The Barrett REC7 (designation stands for "reliability-enhanced carbine") is an American firearm manufactured as a selective-fire fully-automatic and semi-automatic rifle by Barrett Firearms. It is an M4 carbine utilizing a short-stroke gas piston system and is available in either 5.56×45mm NATO or 6.8mm Remington SPC. The REC7 is Barrett's second AR-pattern rifle chambered for the 6.8mm Remington SPC cartridge, the first being the Barrett M468 rifle. The 6.8 SPC-chambered M468 rifle employed the same Stoner bolt and carrier piston system as the M4.

==Design and features==
Unlike possible replacements for the M16/M4 such as the now canceled XM8, the REC7 is not an entirely new rifle, instead it is made up of an upper receiver that is attached to an M16/M4 lower receiver and is compatible with many accessories intended for the M16/M4 family. It can also be mated to M16/M4 lower receivers currently in the possession of the US military. The rifle uses a short-stroke gas piston mechanism, unlike the M16 or M4 which use Stoner bolt and carrier piston.
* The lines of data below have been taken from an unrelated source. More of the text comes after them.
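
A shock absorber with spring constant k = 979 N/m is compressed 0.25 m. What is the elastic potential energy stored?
PE = ½kx² = ½(979)(0.25)² = 30.59 J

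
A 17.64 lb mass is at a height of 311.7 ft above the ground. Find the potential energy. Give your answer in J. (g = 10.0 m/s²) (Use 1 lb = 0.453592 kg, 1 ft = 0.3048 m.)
Convert to SI: m = 8.00136 kg, h = 95.0062 m
PE = mgh = (8.00136)(10.0)(95.0062) = 7602 J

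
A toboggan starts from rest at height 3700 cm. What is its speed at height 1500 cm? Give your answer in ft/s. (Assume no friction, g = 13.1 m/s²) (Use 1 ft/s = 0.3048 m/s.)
Convert to SI: h₁−h₂ = 22.0 m
mgh₁ = mgh₂ + ½mv² ⇒ v = √(2g(h₁−h₂)) = √(2·13.1·22.0) = 24.0083 m/s = 78.77 ft/s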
In addition, the REC7 uses the new 6.8mm Remington SPC (6.8×43mm) cartridge, a round that is of roughly equivalent length to 5.56×45mm NATO ammunition, so it is compatible with a standard-size lower receiver currently in use by the United States military.

The REC7 uses a short-stroke gas piston designed by Barrett. It rides above the barrel and is housed inside the fore-end. The spring-loaded piston is a one-piece 17-4 stainless steel rod. The forward and rearward movement of the piston is approximately one inch.
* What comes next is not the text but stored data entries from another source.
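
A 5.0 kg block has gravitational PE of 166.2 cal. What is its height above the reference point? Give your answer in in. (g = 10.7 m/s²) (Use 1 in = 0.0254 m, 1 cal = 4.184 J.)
Convert to SI: m = 5.0 kg, PE = 695.381 J
h = PE/(mg) = 695.381/(5.0·10.7) = 12.9978 m = 511.7 in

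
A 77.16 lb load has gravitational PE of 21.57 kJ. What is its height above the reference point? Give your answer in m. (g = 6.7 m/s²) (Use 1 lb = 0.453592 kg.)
Convert to SI: m = 34.9992 kg, PE = 21570.0 J
h = PE/(mg) = 21570.0/(34.9992·6.7) = 91.99 m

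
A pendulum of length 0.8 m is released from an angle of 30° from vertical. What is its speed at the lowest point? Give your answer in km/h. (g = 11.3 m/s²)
h = L(1 − cosθ) = 0.8(1 − cos30°) = 0.10718 m
v = √(2gh) = √(2·11.3·0.10718) = 1.55636 m/s = 5.603 km/h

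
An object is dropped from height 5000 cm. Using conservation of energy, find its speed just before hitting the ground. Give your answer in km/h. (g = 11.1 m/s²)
Convert to SI: h = 50.0 m
mgh = ½mv² ⇒ v = √(2gh) = √(2·11.1·50.0) = 33.3167 m/s = 119.9 km/h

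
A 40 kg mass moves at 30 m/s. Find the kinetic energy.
KE = ½mv² = ½(40)(30)² = 18000.0 J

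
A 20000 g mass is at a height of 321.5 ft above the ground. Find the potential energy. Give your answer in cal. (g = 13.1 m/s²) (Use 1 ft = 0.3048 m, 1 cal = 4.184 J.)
Convert to SI: m = 20.0 kg, h = 97.9932 m
PE = mgh = (20.0)(13.1)(97.9932) = 25674.2 J = 6136 cal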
Like many AR-15 type rifles, such as the M16/M4, the barrel is threaded to allow muzzle attachments such as a suppressor. The REC7 employs a free-floating Daniel Defense rail system, which allows many military accessories such as a bipod, night vision devices, and combat optics to be placed on the rifle. The REC7 features forged 7075 aluminum upper and lower receivers that are hard-coat anodized a deep black. The lower receiver has a single-stage trigger, a Magpul enhanced trigger guard for firing with gloves, and a beveled magazine well for rapid magazine changes. The upper receiver is flat-top with a Picatinny rail. The barrel is chrome-lined and is fitted with a M16A2 flash suppressor, a six-position Magpul MOE butt stock and pistol grip.

The REC7 outfitted in a shortened barrel PDW configuration was one of the weapons displayed to U.S. Army officials during an invitation-only Industry Day on November 13, 2008. The goal of the Industry Day was to review current carbine technology prior to writing formal requirements for a future replacement for the M4 carbine.
The Barrett Enhanced Bolt is made from high-strength 9310 steel. The bolt is designed specifically for use in the piston operated REC7, not just adapted from a direct gas bolt. The bolt's gas-ring-free design is easy to clean. Reinforced at critical areas, every bolt is proofed and magnetic-particle inspected to guarantee reliable performance.
At the heart of the operating system is a nitrided, two-position, forward-venting gas plug that retains the piston. The piston can be accessed through the front of the gas block without removing the handguard so optical sights or laser devices do not need to be zeroed after routine maintenance.
The REC7 rifle's forged 7075 aluminum upper and lower receivers are Type 3 hardcoat anodized. The lower houses an ultra-dependable single-stage trigger. The upper supports a free-floated, hammer-forged, chrome-lined barrel with M4 feed ramps machined into the receiver and the barrel extension. A mil-spec A2 flash hider protects the muzzle.